Kobayashi is a well-known theatre personality in Japan, recognised mostly for his comic acts.
“It came to light that during a past performance, (he) used language that mocked a tragic fact of history,” organising committee president of Tokyo Olympics Seiko Hashimoto said in a press meet on Thursday.
“The organising committee has decided to relieve Kobayashi of his post,” she said.
In the skit, Kobayashi and his comic partner pretend to be a pair of famous children’s TV entertainers.
As the two ‘children’ think of ways to play with paper, Kobayashi draws his partner’s attention to some paper doll cutouts, describing them as “ones from that time you said ‘let’s play the Holocaust’”.
The pair then joke how a television producer was livid over the suggestion of a Holocaust activity.
The skit, which was supposed to evoke laughter, had offended Japanese people.
Kobayashi, however, had later apologised for his ‘inappropriate’ language.
“In a video that was released in 1998 to introduce young comedians…a skit that I wrote contained lines that were extremely inappropriate,” he said in the statement.

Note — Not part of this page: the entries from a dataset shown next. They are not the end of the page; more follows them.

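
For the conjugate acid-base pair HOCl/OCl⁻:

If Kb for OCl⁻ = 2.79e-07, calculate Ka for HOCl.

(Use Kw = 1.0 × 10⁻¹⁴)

For a conjugate pair Ka × Kb = Kw, so Ka = Kw/Kb = 1.0 × 10⁻¹⁴ / 2.79e-07 = 3.58e-08.

K_a = 3.58e-08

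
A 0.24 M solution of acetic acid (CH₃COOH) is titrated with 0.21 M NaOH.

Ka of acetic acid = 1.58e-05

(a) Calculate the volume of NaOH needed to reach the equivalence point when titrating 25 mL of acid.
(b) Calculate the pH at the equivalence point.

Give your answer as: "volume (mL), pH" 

moles acid = 0.24 × 25/1000 = 0.006 mol; V_base = moles/0.21 × 1000 = 28.6 mL. At equivalence only the conjugate base is present: [A⁻] = 0.006/0.054 = 1.1200e-01 M. Kb = Kw/Ka = 6.33e-10; [OH⁻] = √(Kb × [A⁻]) = 8.4194e-06; pOH = 5.07; pH = 14 - pOH = 8.93.

V = 28.6 mL, pH = 8.93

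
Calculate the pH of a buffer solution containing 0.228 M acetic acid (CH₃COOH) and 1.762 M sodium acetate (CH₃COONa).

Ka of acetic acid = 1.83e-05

pKa = -log(1.83e-05) = 4.74. pH = pKa + log([A⁻]/[HA]) = 4.74 + log(1.762/0.228)

pH = 5.63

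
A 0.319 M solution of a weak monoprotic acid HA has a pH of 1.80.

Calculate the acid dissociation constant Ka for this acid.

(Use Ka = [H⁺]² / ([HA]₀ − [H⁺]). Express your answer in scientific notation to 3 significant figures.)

[H⁺] = 10^(−pH) = 10^(−1.80) = 1.585e-02 M. For HA ⇌ H⁺ + A⁻, Ka = [H⁺][A⁻]/[HA] = [H⁺]² / ([HA]₀ − [H⁺]) = (1.585e-02)² / (0.319 − 1.585e-02) = 8.29e-04.

K_a = 8.29e-04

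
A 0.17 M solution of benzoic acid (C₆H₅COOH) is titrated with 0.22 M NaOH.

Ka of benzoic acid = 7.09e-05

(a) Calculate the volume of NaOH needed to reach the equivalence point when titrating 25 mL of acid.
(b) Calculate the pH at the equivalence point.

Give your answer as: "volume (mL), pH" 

moles acid = 0.17 × 25/1000 = 0.00425 mol; V_base = moles/0.22 × 1000 = 19.3 mL. At equivalence only the conjugate base is present: [A⁻] = 0.00425/0.044 = 9.5897e-02 M. Kb = Kw/Ka = 1.41e-10; [OH⁻] = √(Kb × [A⁻]) = 3.6777e-06; pOH = 5.43; pH = 14 - pOH = 8.57.

V = 19.3 mL, pH = 8.57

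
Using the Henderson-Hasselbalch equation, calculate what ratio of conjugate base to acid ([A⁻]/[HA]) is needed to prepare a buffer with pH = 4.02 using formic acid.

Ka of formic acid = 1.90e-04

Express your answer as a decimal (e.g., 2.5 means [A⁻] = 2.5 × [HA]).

pKa = -log(1.90e-04) = 3.7212. pH = pKa + log([A⁻]/[HA]), so log([A⁻]/[HA]) = pH − pKa = 4.02 − 3.7212 = 0.2988. [A⁻]/[HA] = 10^(0.2988) = 1.99

[A⁻]/[HA] = 1.99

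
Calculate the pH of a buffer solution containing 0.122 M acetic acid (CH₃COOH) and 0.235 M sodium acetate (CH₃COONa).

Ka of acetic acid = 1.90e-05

pKa = -log(1.90e-05) = 4.72. pH = pKa + log([A⁻]/[HA]) = 4.72 + log(0.235/0.122)

pH = 5.01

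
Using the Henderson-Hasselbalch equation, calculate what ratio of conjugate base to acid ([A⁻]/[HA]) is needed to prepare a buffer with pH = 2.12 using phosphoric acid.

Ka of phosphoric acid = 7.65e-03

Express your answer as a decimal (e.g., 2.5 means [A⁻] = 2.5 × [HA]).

pKa = -log(7.65e-03) = 2.1163. pH = pKa + log([A⁻]/[HA]), so log([A⁻]/[HA]) = pH − pKa = 2.12 − 2.1163 = 0.0037. [A⁻]/[HA] = 10^(0.0037) = 1.01

[A⁻]/[HA] = 1.01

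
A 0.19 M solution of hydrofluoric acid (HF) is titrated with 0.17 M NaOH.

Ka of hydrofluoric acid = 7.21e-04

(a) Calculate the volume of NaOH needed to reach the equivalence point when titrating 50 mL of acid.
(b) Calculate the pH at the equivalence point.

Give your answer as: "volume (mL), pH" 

moles acid = 0.19 × 50/1000 = 0.0095 mol; V_base = moles/0.17 × 1000 = 55.9 mL. At equivalence only the conjugate base is present: [A⁻] = 0.0095/0.106 = 8.9722e-02 M. Kb = Kw/Ka = 1.39e-11; [OH⁻] = √(Kb × [A⁻]) = 1.1155e-06; pOH = 5.95; pH = 14 - pOH = 8.05.

V = 55.9 mL, pH = 8.05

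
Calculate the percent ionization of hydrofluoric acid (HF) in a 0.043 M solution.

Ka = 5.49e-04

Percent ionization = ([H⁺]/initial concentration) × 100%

Using Ka equilibrium: x² + Ka×x - Ka×C = 0. Solving: [H⁺] = 4.5920e-03. Percent = (4.5920e-03/0.043) × 100

Percent ionization = 10.7%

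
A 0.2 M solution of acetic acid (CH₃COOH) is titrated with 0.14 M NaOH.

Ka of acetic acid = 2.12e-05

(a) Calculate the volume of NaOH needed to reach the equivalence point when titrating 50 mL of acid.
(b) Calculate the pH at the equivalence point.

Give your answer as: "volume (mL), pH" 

moles acid = 0.2 × 50/1000 = 0.01 mol; V_base = moles/0.14 × 1000 = 71.4 mL. At equivalence only the conjugate base is present: [A⁻] = 0.01/0.121 = 8.2353e-02 M. Kb = Kw/Ka = 4.72e-10; [OH⁻] = √(Kb × [A⁻]) = 6.2326e-06; pOH = 5.21; pH = 14 - pOH = 8.79.

V = 71.4 mL, pH = 8.79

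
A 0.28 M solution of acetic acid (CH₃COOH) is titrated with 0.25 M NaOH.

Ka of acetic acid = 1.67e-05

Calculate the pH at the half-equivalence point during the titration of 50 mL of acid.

At half-equivalence [HA] = [A⁻], so Henderson-Hasselbalch gives pH = pKa = -log(1.67e-05) = 4.78.

pH = pKa = 4.78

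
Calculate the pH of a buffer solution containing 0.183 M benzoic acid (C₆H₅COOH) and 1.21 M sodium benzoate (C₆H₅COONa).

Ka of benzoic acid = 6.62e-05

pKa = -log(6.62e-05) = 4.18. pH = pKa + log([A⁻]/[HA]) = 4.18 + log(1.21/0.183)

pH = 5.00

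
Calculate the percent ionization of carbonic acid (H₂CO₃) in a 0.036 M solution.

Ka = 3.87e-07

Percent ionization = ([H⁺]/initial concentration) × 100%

Using Ka equilibrium: x² + Ka×x - Ka×C = 0. Solving: [H⁺] = 1.1784e-04. Percent = (1.1784e-04/0.036) × 100

Percent ionization = 0.327%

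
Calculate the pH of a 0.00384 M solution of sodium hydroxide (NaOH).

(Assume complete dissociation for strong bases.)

[OH⁻] = 0.00384 M for strong base. pOH = -log[OH⁻] = 2.42, pH = 14 - pOH

pH = 11.58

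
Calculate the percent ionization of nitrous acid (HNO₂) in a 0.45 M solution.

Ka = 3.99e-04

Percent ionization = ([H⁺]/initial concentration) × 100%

Using Ka equilibrium: x² + Ka×x - Ka×C = 0. Solving: [H⁺] = 1.3202e-02. Percent = (1.3202e-02/0.45) × 100

Percent ionization = 2.93%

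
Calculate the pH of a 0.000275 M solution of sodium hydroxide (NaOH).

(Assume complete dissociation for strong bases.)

[OH⁻] = 0.000275 M for strong base. pOH = -log[OH⁻] = 3.56, pH = 14 - pOH

pH = 10.44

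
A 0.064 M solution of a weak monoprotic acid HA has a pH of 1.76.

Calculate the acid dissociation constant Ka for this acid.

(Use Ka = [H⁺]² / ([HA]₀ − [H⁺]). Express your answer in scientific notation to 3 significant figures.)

[H⁺] = 10^(−pH) = 10^(−1.76) = 1.738e-02 M. For HA ⇌ H⁺ + A⁻, Ka = [H⁺][A⁻]/[HA] = [H⁺]² / ([HA]₀ − [H⁺]) = (1.738e-02)² / (0.064 − 1.738e-02) = 6.48e-03.

K_a = 6.48e-03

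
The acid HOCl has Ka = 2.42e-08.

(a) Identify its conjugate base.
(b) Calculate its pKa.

(a) The conjugate base is formed by removing one H⁺ from HOCl, giving OCl⁻. (b) pKa = -log(Ka) = -log(2.42e-08) = 7.62.

Conjugate base: OCl⁻; pK_a = 7.62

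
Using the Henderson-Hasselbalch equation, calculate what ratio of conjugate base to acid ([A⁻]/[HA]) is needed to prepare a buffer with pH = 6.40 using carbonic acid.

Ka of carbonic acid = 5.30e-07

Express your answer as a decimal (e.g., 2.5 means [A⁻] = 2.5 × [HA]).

pKa = -log(5.30e-07) = 6.2757. pH = pKa + log([A⁻]/[HA]), so log([A⁻]/[HA]) = pH − pKa = 6.40 − 6.2757 = 0.1243. [A⁻]/[HA] = 10^(0.1243) = 1.33

[A⁻]/[HA] = 1.33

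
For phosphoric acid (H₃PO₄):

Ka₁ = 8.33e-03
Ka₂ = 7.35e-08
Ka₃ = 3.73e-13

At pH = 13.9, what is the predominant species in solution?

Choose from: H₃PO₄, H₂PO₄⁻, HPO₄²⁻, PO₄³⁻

pKa₁ = 2.08, pKa₂ = 7.13, pKa₃ = 12.43. For a polyprotic acid the predominant species crosses at each pKa: below pKa_n the protonated form dominates, above it the deprotonated form does. At pH = 13.9, the predominant species is PO₄³⁻.

PO₄³⁻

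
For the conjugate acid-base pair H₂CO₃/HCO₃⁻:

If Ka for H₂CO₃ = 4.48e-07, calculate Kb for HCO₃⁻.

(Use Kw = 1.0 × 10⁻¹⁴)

For a conjugate pair Ka × Kb = Kw, so Kb = Kw/Ka = 1.0 × 10⁻¹⁴ / 4.48e-07 = 2.23e-08.

K_b = 2.23e-08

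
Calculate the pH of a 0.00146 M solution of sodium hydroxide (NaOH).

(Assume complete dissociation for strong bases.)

[OH⁻] = 0.00146 M for strong base. pOH = -log[OH⁻] = 2.84, pH = 14 - pOH

pH = 11.16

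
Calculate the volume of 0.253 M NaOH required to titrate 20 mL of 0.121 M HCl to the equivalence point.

At equivalence: moles acid = moles base. moles HCl = 0.121 × 20/1000 = 0.00242 mol. V_base = moles / 0.253 × 1000 = 9.6 mL.

V_{base} = 9.6 mL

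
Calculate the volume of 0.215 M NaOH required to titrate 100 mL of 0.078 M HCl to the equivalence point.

At equivalence: moles acid = moles base. moles HCl = 0.078 × 100/1000 = 0.0078 mol. V_base = moles / 0.215 × 1000 = 36.3 mL.

V_{base} = 36.3 mL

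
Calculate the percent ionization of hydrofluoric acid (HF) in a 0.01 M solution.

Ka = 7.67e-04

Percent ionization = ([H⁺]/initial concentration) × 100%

Using Ka equilibrium: x² + Ka×x - Ka×C = 0. Solving: [H⁺] = 2.4124e-03. Percent = (2.4124e-03/0.01) × 100

Percent ionization = 24.1%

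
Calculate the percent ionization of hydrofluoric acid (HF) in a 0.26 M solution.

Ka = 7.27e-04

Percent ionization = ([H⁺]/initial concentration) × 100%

Using Ka equilibrium: x² + Ka×x - Ka×C = 0. Solving: [H⁺] = 1.3390e-02. Percent = (1.3390e-02/0.26) × 100

Percent ionization = 5.15%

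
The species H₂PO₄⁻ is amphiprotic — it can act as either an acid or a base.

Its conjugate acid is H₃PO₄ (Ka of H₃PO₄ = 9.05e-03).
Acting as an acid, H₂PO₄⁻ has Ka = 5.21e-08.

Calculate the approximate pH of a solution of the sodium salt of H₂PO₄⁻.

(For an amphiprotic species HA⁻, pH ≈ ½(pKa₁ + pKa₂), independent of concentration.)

pKa₁ = -log(9.05e-03) = 2.04; pKa₂ = -log(5.21e-08) = 7.28. For an amphiprotic species, pH ≈ ½(pKa₁ + pKa₂) = ½(2.04 + 7.28) = 4.66.

pH = 4.66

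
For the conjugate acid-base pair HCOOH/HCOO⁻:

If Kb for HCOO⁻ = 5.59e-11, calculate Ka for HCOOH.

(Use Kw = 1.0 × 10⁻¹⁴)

For a conjugate pair Ka × Kb = Kw, so Ka = Kw/Kb = 1.0 × 10⁻¹⁴ / 5.59e-11 = 1.79e-04.

K_a = 1.79e-04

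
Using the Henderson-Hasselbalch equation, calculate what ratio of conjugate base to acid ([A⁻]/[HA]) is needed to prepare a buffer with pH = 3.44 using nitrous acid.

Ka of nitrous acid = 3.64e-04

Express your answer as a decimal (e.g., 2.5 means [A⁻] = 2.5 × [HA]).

pKa = -log(3.64e-04) = 3.4389. pH = pKa + log([A⁻]/[HA]), so log([A⁻]/[HA]) = pH − pKa = 3.44 − 3.4389 = 0.0011. [A⁻]/[HA] = 10^(0.0011) = 1.00

[A⁻]/[HA] = 1.00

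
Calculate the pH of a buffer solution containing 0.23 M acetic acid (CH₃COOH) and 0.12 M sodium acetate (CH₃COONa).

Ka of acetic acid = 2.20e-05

pKa = -log(2.20e-05) = 4.66. pH = pKa + log([A⁻]/[HA]) = 4.66 + log(0.12/0.23)

pH = 4.38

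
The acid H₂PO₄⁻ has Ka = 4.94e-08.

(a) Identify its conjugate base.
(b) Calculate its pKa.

(a) The conjugate base is formed by removing one H⁺ from H₂PO₄⁻, giving HPO₄²⁻. (b) pKa = -log(Ka) = -log(4.94e-08) = 7.31.

Conjugate base: HPO₄²⁻; pK_a = 7.31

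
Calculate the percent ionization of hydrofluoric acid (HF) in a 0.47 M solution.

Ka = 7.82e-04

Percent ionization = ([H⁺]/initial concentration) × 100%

Using Ka equilibrium: x² + Ka×x - Ka×C = 0. Solving: [H⁺] = 1.8784e-02. Percent = (1.8784e-02/0.47) × 100

Percent ionization = 4%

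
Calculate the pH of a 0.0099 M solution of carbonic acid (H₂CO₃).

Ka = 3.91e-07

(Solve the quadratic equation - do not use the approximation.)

x² + Ka×x - Ka×C = 0. Using quadratic formula: [H⁺] = 6.2021e-05

pH = 4.21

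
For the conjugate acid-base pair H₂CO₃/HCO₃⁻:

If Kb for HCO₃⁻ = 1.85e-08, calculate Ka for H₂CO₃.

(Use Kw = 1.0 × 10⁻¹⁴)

For a conjugate pair Ka × Kb = Kw, so Ka = Kw/Kb = 1.0 × 10⁻¹⁴ / 1.85e-08 = 5.41e-07.

K_a = 5.41e-07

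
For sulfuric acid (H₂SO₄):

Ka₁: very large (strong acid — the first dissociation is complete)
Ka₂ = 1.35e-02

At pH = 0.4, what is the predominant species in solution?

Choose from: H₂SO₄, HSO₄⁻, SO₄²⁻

The first dissociation is complete, so H₂SO₄ itself is never the predominant species in water; pKa₂ = -log(1.35e-02) = 1.87. For a polyprotic acid the predominant species crosses at each pKa: below pKa_n the protonated form dominates, above it the deprotonated form does. At pH = 0.4, the predominant species is HSO₄⁻.

HSO₄⁻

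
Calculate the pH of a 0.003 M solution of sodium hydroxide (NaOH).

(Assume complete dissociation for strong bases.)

[OH⁻] = 0.003 M for strong base. pOH = -log[OH⁻] = 2.52, pH = 14 - pOH

pH = 11.48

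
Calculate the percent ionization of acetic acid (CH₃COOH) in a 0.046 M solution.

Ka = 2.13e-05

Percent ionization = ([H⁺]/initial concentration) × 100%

Using Ka equilibrium: x² + Ka×x - Ka×C = 0. Solving: [H⁺] = 9.7926e-04. Percent = (9.7926e-04/0.046) × 100

Percent ionization = 2.13%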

He added that the skit was from a time “when I was not able to get laughs the way I wanted, and I believe I was trying to grab people’s attention in a shallow-minded way.”
His dismissal comes a day before Friday’s opening ceremony of the pandemic-delayed Games.
Earlier this week, a composer whose music is expected to be used at the opening ceremony was forced to resign because of past bullying of his classmates, which he boasted about in magazine interviews.